Commit Graph

2 Commits

Author SHA1 Message Date
lirent c4419964aa Add function inventory (.pdata), signature generation, and export/PDB symbols
Three reversing capabilities on the win32 surface plus a pure sig-gen handler:

- vmie_win32_functions enumerates a module's functions from the exception
  directory (.pdata RUNTIME_FUNCTION), folding unwind chain continuations into
  their primary - authoritative non-leaf boundaries, not prologue heuristics.
- vmie_win32_exports resolves the export table to {name, rva, ordinal,
  forwarded}: named functions with no PDB or network. vmie_win32_pdb_ref pulls
  the CodeView/RSDS {guid, age, pdb} from the debug directory - the symbol-server
  key for any module (full PDB parsing stays out of scope).
- sig_generate (siggen.h) builds a unique masked signature for a code span,
  wildcarding the rel/RIP-relative displacement bytes the x86 decoder locates and
  growing until it matches the scope exactly once - the dual of sigscan.

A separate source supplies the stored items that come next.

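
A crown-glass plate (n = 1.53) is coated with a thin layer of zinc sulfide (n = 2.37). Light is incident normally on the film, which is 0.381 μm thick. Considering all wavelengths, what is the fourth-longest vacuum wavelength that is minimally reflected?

Top surface (1.0 → 2.37): reflection off a higher-index medium gives a half-wave phase shift.
At the lower boundary (n = 2.37 to n = 1.53) the reflected ray undergoes no phase shift.
Exactly one π shift → a net half-wave offset.
For minimum reflection here: 2 n t = m λ.
λ = 2 n t / m. The fourth-longest wavelength is m = 4: λ = 2 × 2.37 × 381 / 4.00 = 451 nm.

451 nm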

The decoder now also reports disp_off/disp_len so a caller can mask the floating
bytes. The MZ/PE walk gains one shared data-directory accessor and one shared
CodeView/RSDS parser; the kernel bootstrap is moved onto both, removing its
private copies - one PE parser in the tree.
2026-06-16 19:27:42 +03:00
lirent 3199fbf258 Add a light x86-64 decoder; back code-xref with it
The reversing keystone: a length-disassembly decoder with control-flow and
RIP-relative target extraction (x86dec.h), pure over a byte buffer - no vmie_mem,
no cr3, no Windows. Table-driven length over the 1-byte / 0F / 0F38 / 0F3A maps,
legacy + REX + VEX prefixes, ModRM/SIB, displacements and immediates (66 and
REX.W operand-size aware). It reports the instruction length plus the rel and
RIP-relative targets of near call/jmp/jcc and any RIP-relative memory operand.
EVEX is a documented gap (decodes as length 0). This is the primitive the rest
of the static-reversing layer builds on (function inventory, call graph, xref).

gva_code_xref now brute-scans with the decoder instead of its own ad-hoc E8/E9
and REX.W-lea heuristic, which is removed - one decoder in the tree. Because a
brute scan can re-enter a prefixed instruction one byte in and decode a shorter
aliased form with the same target, the scan drops a match that starts inside the
extent of an already-accepted one; real, non-overlapping instructions are
unaffected.
2026-06-16 18:11:29 +03:00